Thanks for the investigation.

Comment 19 Dmitry Butskoy 2005-12-30 13:30:41 UTC
> Please consider to file a bug against slang 
I am not sure whether it is a bug or a feature...

> don't want to introduce hacks in mc to workaround this bug.
What about FC3/FC4 CVS branches only?

Or maybe compile for FC3/FC4 --with-screen=mcslang, as bundled slang (AFAIK) is
2.0.5 ...
 

Comment 20 Jindrich Novy 2005-12-30 13:50:43 UTC
All FC3/FC4/rawhide mcs are almost the same so that I'll enable the internal
slang-2.0.5 in mc for FC3/FC4. It sounds good to me as there's no need to touch
the system slang then.

Comment 21 Dmitry Butskoy 2005-12-30 14:26:44 UTC
I've tried to compile with the internal slang.
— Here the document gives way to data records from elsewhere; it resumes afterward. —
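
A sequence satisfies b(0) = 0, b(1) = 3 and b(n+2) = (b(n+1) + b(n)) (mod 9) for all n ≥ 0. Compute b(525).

We have b(0) = 0, b(1) = 3, b(2) = 3, b(3) = 6, b(4) = 0, b(5) = 6, b(6) = 6, b(7) = 3, b(8) = 0, b(9) = 3.
Since (b(8), b(9)) = (b(0), b(1)) = (0, 3) (two consecutive terms determine the rest), the sequence is periodic with period 8.
(525 - 0) mod 8 = 5, so b(525) = b(5) = 6.

6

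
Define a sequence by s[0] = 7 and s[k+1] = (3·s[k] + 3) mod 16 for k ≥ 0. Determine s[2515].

Computing terms: s[0] = 7, s[1] = 8, s[2] = 11, s[3] = 4, s[4] = 15, s[5] = 0, s[6] = 3, s[7] = 12, s[8] = 7.
The sequence repeats with period 8.
(2515 - 0) mod 8 = 3, so s[2515] = s[3] = 4.

4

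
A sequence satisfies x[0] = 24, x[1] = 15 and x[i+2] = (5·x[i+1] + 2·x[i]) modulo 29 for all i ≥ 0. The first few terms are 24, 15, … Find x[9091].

We have x[0] = 24, x[1] = 15, x[2] = 7, x[3] = 7, x[4] = 20, x[5] = 27, x[6] = 1, x[7] = 1, x[8] = 7, x[9] = 8, x[10] = 25, x[11] = 25, x[12] = 1, x[13] = 26, x[14] = 16, x[15] = 16, x[16] = 25, x[17] = 12, x[18] = 23, x[19] = 23, x[20] = 16, x[21] = 10, x[22] = 24, x[23] = 24, x[24] = 23, x[25] = 18, x[26] = 20, x[27] = 20, x[28] = 24, x[29] = 15.
The sequence repeats with period 28.
(9091 - 0) mod 28 = 19, so x[9091] = x[19] = 23.

23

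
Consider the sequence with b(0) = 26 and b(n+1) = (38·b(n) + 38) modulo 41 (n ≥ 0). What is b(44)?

34

Computing terms: b(0) = 26; b(1) = 1; b(2) = 35; b(3) = 15; b(4) = 34; b(5) = 18; b(6) = 25; b(7) = 4; b(8) = 26.
The sequence repeats with period 8.
So b(44) = b(0 + ((44-0) mod 8)) = b(4) = 34.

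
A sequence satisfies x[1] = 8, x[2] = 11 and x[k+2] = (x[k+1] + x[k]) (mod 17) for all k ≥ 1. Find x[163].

We have x[1] = 8; x[2] = 11; x[3] = 2; x[4] = 13; x[5] = 15; x[6] = 11; x[7] = 9; x[8] = 3; x[9] = 12; x[10] = 15; x[11] = 10; x[12] = 8; x[13] = 1; x[14] = 9; x[15] = 10; x[16] = 2; x[17] = 12; x[18] = 14; x[19] = 9; x[20] = 6; x[21] = 15; x[22] = 4; x[23] = 2; x[24] = 6; x[25] = 8; x[26] = 14; x[27] = 5; x[28] = 2; x[29] = 7; x[30] = 9; x[31] = 16; x[32] = 8; x[33] = 7; x[34] = 15; x[35] = 5; x[36] = 3; x[37] = 8; x[38] = 11.
Since (x[37], x[38]) = (x[1], x[2]) = (8, 11) (two consecutive terms determine the rest), the sequence is periodic with period 36.
So x[163] = x[1 + ((163-1) mod 36)] = x[19] = 9.

9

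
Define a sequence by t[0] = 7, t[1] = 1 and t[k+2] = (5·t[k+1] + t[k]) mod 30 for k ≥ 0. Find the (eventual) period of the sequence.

24

Computing terms: t[0] = 7, t[1] = 1, t[2] = 12, t[3] = 1, t[4] = 17, t[5] = 26, t[6] = 27, t[7] = 11, t[8] = 22, t[9] = 1, t[10] = 27, t[11] = 16, t[12] = 17, t[13] = 11, t[14] = 12, t[15] = 11, t[16] = 7, t[17] = 16, t[18] = 27, t[19] = 1, t[20] = 2, t[21] = 11, t[22] = 27, t[23] = 26, t[24] = 7, t[25] = 1.
The sequence repeats with period 24.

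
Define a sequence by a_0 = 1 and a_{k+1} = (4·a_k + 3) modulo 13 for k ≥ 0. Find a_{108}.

We have a_0 = 1, a_1 = 7, a_2 = 5, a_3 = 10, a_4 = 4, a_5 = 6, a_6 = 1.
The sequence repeats with period 6.
So a_{108} = a_{0 + ((108-0) mod 6)} = a_0 = 1.

1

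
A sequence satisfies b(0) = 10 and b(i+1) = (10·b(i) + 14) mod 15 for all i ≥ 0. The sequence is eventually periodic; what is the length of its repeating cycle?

Computing terms: b(0) = 10, b(1) = 9, b(2) = 14, b(3) = 4, b(4) = 9.
Since b(4) = b(1) = 9, the sequence is eventually periodic: after a pre-period of length 1 it cycles with period 3.

3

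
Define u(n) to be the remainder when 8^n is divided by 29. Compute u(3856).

16

Computing terms: u(1) = 8; u(2) = 6; u(3) = 19; u(4) = 7; u(5) = 27; u(6) = 13; u(7) = 17; u(8) = 20; u(9) = 15; u(10) = 4; u(11) = 3; u(12) = 24; u(13) = 18; u(14) = 28; u(15) = 21; u(16) = 23; u(17) = 10; u(18) = 22; u(19) = 2; u(20) = 16; u(21) = 12; u(22) = 9; u(23) = 14; u(24) = 25; u(25) = 26; u(26) = 5; u(27) = 11; u(28) = 1; u(29) = 8.
Since u(29) = u(1) = 8, the sequence is periodic with period 28.
(3856 - 1) mod 28 = 19, so u(3856) = u(20) = 16.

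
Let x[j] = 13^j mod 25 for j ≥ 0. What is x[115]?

7

Computing terms: x[0] = 1, x[1] = 13, x[2] = 19, x[3] = 22, x[4] = 11, x[5] = 18, x[6] = 9, x[7] = 17, x[8] = 21, x[9] = 23, x[10] = 24, x[11] = 12, x[12] = 6, x[13] = 3, x[14] = 14, x[15] = 7, x[16] = 16, x[17] = 8, x[18] = 4, x[19] = 2, x[20] = 1.
Since x[20] = x[0] = 1, the sequence is periodic with period 20.
(115 - 0) mod 20 = 15, so x[115] = x[15] = 7.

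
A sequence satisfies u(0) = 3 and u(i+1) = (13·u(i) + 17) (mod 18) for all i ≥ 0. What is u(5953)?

8

Computing terms: u(0) = 3; u(1) = 2; u(2) = 7; u(3) = 0; u(4) = 17; u(5) = 4; u(6) = 15; u(7) = 14; u(8) = 1; u(9) = 12; u(10) = 11; u(11) = 16; u(12) = 9; u(13) = 8; u(14) = 13; u(15) = 6; u(16) = 5; u(17) = 10; u(18) = 3.
The sequence repeats with period 18.
(5953 - 0) mod 18 = 13, so u(5953) = u(13) = 8.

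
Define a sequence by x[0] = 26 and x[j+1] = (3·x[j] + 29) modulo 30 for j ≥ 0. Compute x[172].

26

Listing terms: x[0] = 26,  x[1] = 17,  x[2] = 20,  x[3] = 29,  x[4] = 26.
The sequence repeats with period 4.
(172 - 0) mod 4 = 0, so x[172] = x[0] = 26.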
Unfortunately, the national
characters are completely garbled with it...
Perhaps it is because the internal slang actually is a stripped version
(According to its slang/README file).

Jindrich,
IMHO it would be better either apply my patch for FC3/FC4 only, or just ignore
the part related to SLsmg_write_nchars(), as it is not too critical.

Using internal "stripped" slang can cause a lot of yet unknown side effects etc...

Comment 22 Jindrich Novy 2005-12-30 14:33:33 UTC
Ok, I applied your fix without the SLsmg_write_nchars() stuff in rawhide
already, so that I'll sync FC3/FC4 to rawhide mc and release updates after a while.